Há uma especialidade da psicologia, a psicometria, que é dedicada à elaboração de testes e avaliações que podem ser feitos de maneira personalizada. A Plataforma S, da Semente Educação, mapeia, mensura e avalia as competências socioemocionais dos estudantes, e foi construída com o apoio da psicometria. Gestores podem ter acesso a dados que são coletados por meio de perguntas feitas aos estudantes.
De acordo com a psicóloga Giuliana Violeta Vásquez Varas, consultora em psicometria e análise estatística de dados, os instrumentos psicométricos podem medir características psicológicas como aptidões, habilidades e traços de personalidade, por exemplo.
Dessa maneira, os resultados possibilitam aos educadores realizar intervenções específicas. “Depois de um tempo de implementação, a gente pode voltar a usá-los e avaliar a eficácia da intervenção tanto na turma como um todo, quanto em alunos específicos, com necessidades especiais e, com isso, desenvolver planos de apoio individualizado”, explica.
Quais são as competências socioemocionais?

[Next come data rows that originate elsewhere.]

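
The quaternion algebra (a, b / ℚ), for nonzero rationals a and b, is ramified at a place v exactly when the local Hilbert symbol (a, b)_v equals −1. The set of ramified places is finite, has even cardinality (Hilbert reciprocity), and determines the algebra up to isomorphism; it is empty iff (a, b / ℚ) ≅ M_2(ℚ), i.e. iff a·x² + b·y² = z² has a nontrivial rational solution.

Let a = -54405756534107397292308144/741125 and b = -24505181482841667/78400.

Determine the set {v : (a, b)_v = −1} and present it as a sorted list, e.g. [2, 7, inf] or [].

[3, 5, 29, inf]

(a, b) ≡ (-4495, -3) mod (ℚ^×)²; places V = {2, 3, 5, 7, 11, 23, 29, 31, 37, 47, ∞}.
(a,b)_5: α=-3, u≡4; β=-2, v≡3 (mod 5); (4|5)=+1, (3|5)=-1; sign (−1)^0·+1^-2·-1^-3 = -1.
(a,b)_47: α=4, u≡17; β=2, v≡5 (mod 47); (17|47)=+1, (5|47)=-1; sign (−1)^0·+1^2·-1^4 = +1.
(a,b)_31: α=5, u≡18; β=4, v≡8 (mod 31); (18|31)=+1, (8|31)=+1; sign (−1)^0·+1^4·+1^5 = +1.
(a,b)_2: α=4, β=-6; u≡1, v≡5 (mod 8); ε(u)ε(v)=0·0, αω(v)=4·1, βω(u)=-6·0; sum ≡ 0  ⇒  +1.
(a,b)_∞: sgn(-4495)=−, sgn(-3)=−, so -1.
(a,b)_3: α=6, u≡2; β=3, v≡2 (mod 3); (2|3)=-1, (2|3)=-1; sign (−1)^0·-1^3·-1^6 = -1.
(a,b)_29: α=3, u≡26; β=2, v≡17 (mod 29); (26|29)=-1, (17|29)=-1; sign (−1)^0·-1^2·-1^3 = -1.
(a,b)_23: α=0, u≡8; β=2, v≡5 (mod 23); (8|23)=+1, (5|23)=-1; sign (−1)^0·+1^2·-1^0 = +1.
(a,b)_11: α=-2, u≡3; β=0, v≡10 (mod 11); (3|11)=+1, (10|11)=-1; sign (−1)^0·+1^0·-1^-2 = +1.
(a,b)_37: α=2, u≡31; β=0, v≡12 (mod 37); (31|37)=-1, (12|37)=+1; sign (−1)^0·-1^0·+1^2 = +1.
(a,b)_7: α=-2, u≡5; β=-2, v≡2 (mod 7); (5|7)=-1, (2|7)=+1; sign (−1)^0·-1^-2·+1^-2 = +1.
Ram(-4495, -3) = {3, 5, 29, ∞}; no ℚ_3-point on the conic.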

A OCDE (Organização para a Cooperação e Desenvolvimento Econômico) adota um modelo intitulado “Big Five” (ou o “modelo dos cinco fatores”), que são cinco macrocompetências que se desdobram em outras 17 e descrevem características humanas. Essas macrocompetências são: amabilidade, abertura ao novo, conscienciosidade (traço de ser cuidadoso ou diligente), extroversão e neuroticismo (nível crônico de desajustamento e instabilidade emocional).

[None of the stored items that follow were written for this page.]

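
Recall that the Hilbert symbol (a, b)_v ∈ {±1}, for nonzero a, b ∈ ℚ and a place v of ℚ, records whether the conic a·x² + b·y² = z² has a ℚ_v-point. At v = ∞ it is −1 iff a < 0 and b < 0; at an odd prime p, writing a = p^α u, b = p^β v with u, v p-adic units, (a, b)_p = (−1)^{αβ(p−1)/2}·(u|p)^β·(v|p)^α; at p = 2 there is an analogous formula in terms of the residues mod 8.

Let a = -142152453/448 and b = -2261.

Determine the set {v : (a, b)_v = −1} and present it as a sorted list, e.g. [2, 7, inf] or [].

(a, b) ≡ (-382571, -2261) mod (ℚ^×)²; places V = {2, 3, 7, 17, 19, 31, 41, 43, ∞}.
(a,b)_43: α=1, u≡15; β=0, v≡18 (mod 43); (15|43)=+1, (18|43)=-1; sign (−1)^0·+1^0·-1^1 = -1.
(a,b)_7: α=-1, u≡5; β=1, v≡6 (mod 7); (5|7)=-1, (6|7)=-1; sign (−1)^1·-1^1·-1^-1 = -1.
(a,b)_∞: sgn(-382571)=−, sgn(-2261)=−, so -1.
(a,b)_19: α=0, u≡12; β=1, v≡14 (mod 19); (12|19)=-1, (14|19)=-1; sign (−1)^0·-1^1·-1^0 = -1.
(a,b)_3: α=2, u≡1; β=0, v≡1 (mod 3); (1|3)=+1, (1|3)=+1; sign (−1)^0·+1^0·+1^2 = +1.
(a,b)_2: α=-6, β=0; u≡5, v≡3 (mod 8); ε(u)ε(v)=0·1, αω(v)=-6·1, βω(u)=0·1; sum ≡ 0  ⇒  +1.
(a,b)_41: α=1, u≡3; β=0, v≡35 (mod 41); (3|41)=-1, (35|41)=-1; sign (−1)^0·-1^0·-1^1 = -1.
(a,b)_31: α=1, u≡8; β=0, v≡2 (mod 31); (8|31)=+1, (2|31)=+1; sign (−1)^0·+1^0·+1^1 = +1.
(a,b)_17: α=2, u≡3; β=1, v≡3 (mod 17); (3|17)=-1, (3|17)=-1; sign (−1)^0·-1^1·-1^2 = -1.
(-382571, -2261 / ℚ) ramifies at {7, 17, 19, 41, 43, ∞}: a division algebra.

[7, 17, 19, 41, 43, inf]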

Este modelo organizativo aborda competências socioemocionais diversas que dão conta de múltiplas características humanas. Conheça mais profundamente sobre o tema aqui.
Composta por módulos, a Plataforma S aborda todas as famílias de competências socioemocionais do modelo “Big Five” – o mesmo usado pela OCDE. “Essas cinco grandes famílias não dependem de cultura, elas são características humanas”, ressalta Celso Lopes. O psiquiatra faz uma analogia apontando essas competências como musculaturas que as pessoas vão desenvolvendo e fortalecendo ao longo da vida, entendendo quando usar cada uma delas (juntas ou separadamente).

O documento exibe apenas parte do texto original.